I'm trading in four DVDs tomorrow at the buy/sell/trade place:

1. Salmonberries. K.--excuse me, k.d. lang stars as a lesbian (!) "[i]n the harsh and lonely Alaskan wilderness," for whom "an unlikely relationship blossoms" as she and another lesbian (!) "find the freedom to face old demons and to express their hidden yearnings." Elizabeth Pincus of Popcorn Q (?) called it ". . . a masterpiece of longing laid bare. . ." All ellipses in the original so the full sentence must have been something like, "The producers paid me $25 and a carton of Goobers to call it a masterpiece of longing laid bare, so that's what I'm doing. I hate myself and I hate you."

2. Querelle. Fassbinder's last movie he said as if he knew who Fassbinder was. It stars Brad Davis (of the still-gripping Midnight Express) as (cover copy) "a beautiful, proud and tough loner, a sailor named Querelle whose commanding officer Sebion worships and desires him from afar." Yes, another gay film (nttawwt). Here's the great Halliwell's description: "A homosexual sailor has a mystical quest which involves murder."

It's actually much weirder than that. Know why I have it? Because when we got our first DVD player I wanted a foreign film to add eclat to the collection, which then consisted of the third season of Laverne and Shirley. I saw Querelle on the shelf at Circuit City and didn't even read what it was about. In other words, it was bought purely as an act of social climbing. And look where it's got me.

3. Mystery, Alaska. Sports movie so stupid even Russell Crowe can't save it. Back cover copy: "'This is a sensational movie!'--Larry King, USA Today."

4. White Man's Burden.
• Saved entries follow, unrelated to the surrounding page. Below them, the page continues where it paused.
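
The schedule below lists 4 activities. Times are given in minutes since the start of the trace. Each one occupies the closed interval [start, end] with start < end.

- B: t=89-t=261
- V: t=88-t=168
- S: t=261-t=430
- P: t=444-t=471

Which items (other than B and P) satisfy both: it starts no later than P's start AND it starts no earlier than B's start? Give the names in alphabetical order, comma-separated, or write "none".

S

Conditions: its start is no later than P's start (X.start <= t=444) AND its start is no earlier than B's start (X.start >= t=89).
S: start t=261 <= t=444? ✓; start t=261 >= t=89? ✓ → yes.
V: start t=88 <= t=444? ✓; start t=88 >= t=89? ✗ → no.
Result: S.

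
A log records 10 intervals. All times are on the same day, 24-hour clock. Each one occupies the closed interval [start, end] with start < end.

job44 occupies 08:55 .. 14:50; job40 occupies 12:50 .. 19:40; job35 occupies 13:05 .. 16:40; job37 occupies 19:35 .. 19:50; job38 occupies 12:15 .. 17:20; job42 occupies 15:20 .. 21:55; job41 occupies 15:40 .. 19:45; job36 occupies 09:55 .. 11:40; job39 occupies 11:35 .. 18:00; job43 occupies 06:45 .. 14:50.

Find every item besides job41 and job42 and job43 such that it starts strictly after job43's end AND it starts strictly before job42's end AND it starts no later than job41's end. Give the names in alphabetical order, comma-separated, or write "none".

Conditions: its start is strictly after job43's end (X.start > 14:50) AND its start is strictly before job42's end (X.start < 21:55) AND its start is no later than job41's end (X.start <= 19:45).
job35: start 13:05 > 14:50? ✗; start 13:05 < 21:55? ✓; start 13:05 <= 19:45? ✓ → no.
job36: start 09:55 > 14:50? ✗; start 09:55 < 21:55? ✓; start 09:55 <= 19:45? ✓ → no.
job37: start 19:35 > 14:50? ✓; start 19:35 < 21:55? ✓; start 19:35 <= 19:45? ✓ → yes.
job38: start 12:15 > 14:50? ✗; start 12:15 < 21:55? ✓; start 12:15 <= 19:45? ✓ → no.
job39: start 11:35 > 14:50? ✗; start 11:35 < 21:55? ✓; start 11:35 <= 19:45? ✓ → no.
job40: start 12:50 > 14:50? ✗; start 12:50 < 21:55? ✓; start 12:50 <= 19:45? ✓ → no.
job44: start 08:55 > 14:50? ✗; start 08:55 < 21:55? ✓; start 08:55 <= 19:45? ✓ → no.
Result: job37.

job37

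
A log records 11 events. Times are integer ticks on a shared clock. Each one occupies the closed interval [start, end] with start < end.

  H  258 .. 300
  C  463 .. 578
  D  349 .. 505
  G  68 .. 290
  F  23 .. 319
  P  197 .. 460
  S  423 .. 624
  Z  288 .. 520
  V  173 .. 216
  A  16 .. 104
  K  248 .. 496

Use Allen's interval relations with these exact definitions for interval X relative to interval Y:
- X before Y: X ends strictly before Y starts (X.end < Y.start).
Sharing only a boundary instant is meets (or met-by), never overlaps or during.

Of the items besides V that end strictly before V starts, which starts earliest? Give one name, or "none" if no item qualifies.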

I've raged impotently (the Drunkablog way!) about this movie before, so Halliwell again: "In an America where the black race holds the power, a white worker kidnaps his boss after he is unfairly sacked. Feeble and heavy-handed satire that deals unilluminatingly in stereotypical characters and situations." It stars stereotypical paranoid schizophrenics John Travolta and Harry Belafonte.

All very, very bad movies. So is The Bad Seed, but you'll take my copy when you pry it from my cold dead fingers that you had previously hammered with the metal heel of your little black shoe until I let go of the wharf and drowned.

(Credit: Goobers pictured are not human-edible Goobers but peanut butter pet Goobers from

Update: Sometimes you eat the Goober, sometimes the Goober eats you.